Taco Bell fails to get key domain name, then spreads hot sauce over the facts.
Taco Bell kicked off the new year with an unusual ad campaign for the Drive-Thru Diet. The campaign suggests that you can actually lose weight by selecting certain items off the Taco Bell menu.
Taco Bell smartly acquired the domain name DriveThruDiet.com prior to launching the campaign. But it didn’t acquire the correctly spelled domain name DriveThroughDiet.com, which is owned by Nelson Wellness & Therapy Center of Savannah, Georgia, a weight loss center. Taco Bell’s parent company Yum! Brands filed for arbitration at National Arbitration Forum to get the domain name.
But like a Burrito Supreme, the case left a bad taste in the arbitrator’s mouth.
To make the case that it should get the domain name, Taco Bell argued (in the panelist’s words):
Complainant has obtained in 2006 a trademark registration for the mark DRIVE-THRU DIET in connection with restaurant and carry-out restaurant services and alleges that it had been continuously using and promoting it since 2004.
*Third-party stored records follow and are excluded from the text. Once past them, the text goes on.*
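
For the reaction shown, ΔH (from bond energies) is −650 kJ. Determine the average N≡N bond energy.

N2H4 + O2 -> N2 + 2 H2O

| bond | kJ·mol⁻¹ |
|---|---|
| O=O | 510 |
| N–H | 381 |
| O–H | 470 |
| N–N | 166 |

D(N≡N) ≈ 970 kJ/mol

Let D be the N≡N bond energy.
Σ(broken) = 4×381 + 1×166 + 1×510 = 2200
Σ(formed) = 1×D + 4×470 = 1880 + D
ΔH = Σ(broken) − Σ(formed) = (2200) − (1880 + D) = +320 − D
Setting this equal to −650 kJ gives D = 970 kJ/mol.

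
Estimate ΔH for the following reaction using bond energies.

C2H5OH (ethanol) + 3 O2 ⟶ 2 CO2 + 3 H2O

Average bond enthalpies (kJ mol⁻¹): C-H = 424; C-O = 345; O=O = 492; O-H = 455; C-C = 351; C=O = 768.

Bonds broken (reactants):
  C-C: 1 × 351 = 351
  C-H: 5 × 424 = 2120
  C-O: 1 × 345 = 345
  O-H: 1 × 455 = 455
  O=O: 3 × 492 = 1476
  Σ(broken) = 4747 kJ
Bonds formed (products):
  C=O: 4 × 768 = 3072
  O-H: 6 × 455 = 2730
  Σ(formed) = 5802 kJ
ΔH = Σ(broken) − Σ(formed) = 4747 − 5802 = −1055 kJ

ΔH ≈ −1055 kJ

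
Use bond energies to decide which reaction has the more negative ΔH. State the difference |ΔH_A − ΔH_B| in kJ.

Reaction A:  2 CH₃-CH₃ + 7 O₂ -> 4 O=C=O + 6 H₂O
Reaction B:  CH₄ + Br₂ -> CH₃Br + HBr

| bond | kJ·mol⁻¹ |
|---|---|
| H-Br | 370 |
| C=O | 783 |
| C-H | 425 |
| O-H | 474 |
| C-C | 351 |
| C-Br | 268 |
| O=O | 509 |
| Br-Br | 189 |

Reaction A, by 2563 kJ

Reaction A:
  Bonds broken (reactants):
    C-C: 2 × 351 = 702
    C-H: 12 × 425 = 5100
    O=O: 7 × 509 = 3563
    Σ(broken) = 9365 kJ
  Bonds formed (products):
    C=O: 8 × 783 = 6264
    O-H: 12 × 474 = 5688
    Σ(formed) = 11952 kJ
  ΔH_A = 9365 − 11952 = −2587 kJ
Reaction B:
  Bonds broken (reactants):
    Br-Br: 1 × 189 = 189
    C-H: 4 × 425 = 1700
    Σ(broken) = 1889 kJ
  Bonds formed (products):
    C-Br: 1 × 268 = 268
    C-H: 3 × 425 = 1275
    H-Br: 1 × 370 = 370
    Σ(formed) = 1913 kJ
  ΔH_B = 1889 − 1913 = −24 kJ
ΔH_A − ΔH_B = −2563 kJ, so reaction A has the more negative ΔH; |ΔH_A − ΔH_B| = 2563 kJ.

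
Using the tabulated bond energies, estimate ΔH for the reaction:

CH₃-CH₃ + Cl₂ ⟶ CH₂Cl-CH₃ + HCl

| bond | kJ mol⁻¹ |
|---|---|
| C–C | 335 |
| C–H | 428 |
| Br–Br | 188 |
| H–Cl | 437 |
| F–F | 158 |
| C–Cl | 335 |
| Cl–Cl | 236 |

Bonds broken (reactants):
  C–C: 1 × 335 = 335
  C–H: 6 × 428 = 2568
  Cl–Cl: 1 × 236 = 236
  Σ(broken) = 3139 kJ
Bonds formed (products):
  C–C: 1 × 335 = 335
  C–Cl: 1 × 335 = 335
  C–H: 5 × 428 = 2140
  H–Cl: 1 × 437 = 437
  Σ(formed) = 3247 kJ
ΔH = Σ(broken) − Σ(formed) = 3139 − 3247 = −108 kJ

ΔH ≈ −108 kJ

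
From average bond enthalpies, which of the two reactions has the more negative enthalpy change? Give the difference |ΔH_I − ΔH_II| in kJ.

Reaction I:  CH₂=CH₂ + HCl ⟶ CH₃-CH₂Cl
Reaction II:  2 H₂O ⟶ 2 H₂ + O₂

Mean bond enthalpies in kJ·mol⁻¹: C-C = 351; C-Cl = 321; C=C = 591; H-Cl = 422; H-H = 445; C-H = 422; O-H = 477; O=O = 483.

Reaction I:
  Bonds broken (reactants):
    C-H: 4 × 422 = 1688
    C=C: 1 × 591 = 591
    H-Cl: 1 × 422 = 422
    Σ(broken) = 2701 kJ
  Bonds formed (products):
    C-C: 1 × 351 = 351
    C-Cl: 1 × 321 = 321
    C-H: 5 × 422 = 2110
    Σ(formed) = 2782 kJ
  ΔH_I = 2701 − 2782 = −81 kJ
Reaction II:
  Bonds broken (reactants):
    O-H: 4 × 477 = 1908
    Σ(broken) = 1908 kJ
  Bonds formed (products):
    H-H: 2 × 445 = 890
    O=O: 1 × 483 = 483
    Σ(formed) = 1373 kJ
  ΔH_II = 1908 − 1373 = +535 kJ
ΔH_I − ΔH_II = −616 kJ, so reaction I has the more negative ΔH; |ΔH_I − ΔH_II| = 616 kJ.

Reaction I, by 616 kJ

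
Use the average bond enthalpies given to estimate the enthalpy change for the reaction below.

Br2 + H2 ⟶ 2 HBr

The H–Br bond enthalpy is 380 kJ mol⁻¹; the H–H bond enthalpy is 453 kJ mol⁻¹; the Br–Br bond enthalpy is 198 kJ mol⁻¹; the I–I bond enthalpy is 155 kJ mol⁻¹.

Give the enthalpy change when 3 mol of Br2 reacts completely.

ΔH = −327 kJ

Bonds broken (reactants):
  Br–Br: 1 × 198 = 198
  H–H: 1 × 453 = 453
  Σ(broken) = 651 kJ
Bonds formed (products):
  H–Br: 2 × 380 = 760
  Σ(formed) = 760 kJ
ΔH = Σ(broken) − Σ(formed) = 651 − 760 = −109 kJ
For 3× the reaction as written: 3 × (−109) = −327 kJ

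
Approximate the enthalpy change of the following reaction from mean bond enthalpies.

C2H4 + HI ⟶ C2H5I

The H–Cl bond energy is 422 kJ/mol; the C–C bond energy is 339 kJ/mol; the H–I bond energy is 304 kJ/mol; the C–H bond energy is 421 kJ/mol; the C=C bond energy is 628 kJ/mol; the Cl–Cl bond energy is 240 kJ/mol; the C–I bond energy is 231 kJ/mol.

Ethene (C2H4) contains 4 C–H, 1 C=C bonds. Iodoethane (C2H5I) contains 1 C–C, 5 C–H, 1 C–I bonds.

Bonds broken (reactants):
  C–H: 4 × 421 = 1684
  C=C: 1 × 628 = 628
  H–I: 1 × 304 = 304
  Σ(broken) = 2616 kJ
Bonds formed (products):
  C–C: 1 × 339 = 339
  C–H: 5 × 421 = 2105
  C–I: 1 × 231 = 231
  Σ(formed) = 2675 kJ
ΔH = Σ(broken) − Σ(formed) = 2616 − 2675 = −59 kJ

ΔH ≈ −59 kJ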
Really? I don’t recall seeing ads for the Drive-Thru diet until just recently.
If you do a little digging, you’ll see that Taco Bell wasn’t exactly forthcoming. It was actually a company called Natural Selections and its owner that filed a trademark application on the term in 2004 that was granted in 2006. It wasn’t until 2009 that Taco Bell acquired the trademark from the previous owner in anticipation of its new ad campaign. In fact, as late as December 2009 DriveThruDiet.com showed merely a “coming soon” page. Respondent Nelson Wellness & Therapy Center registered DriveThroughDiet.com in 2007.
Panelist Hector A. Manoff denied Taco Bell’s request.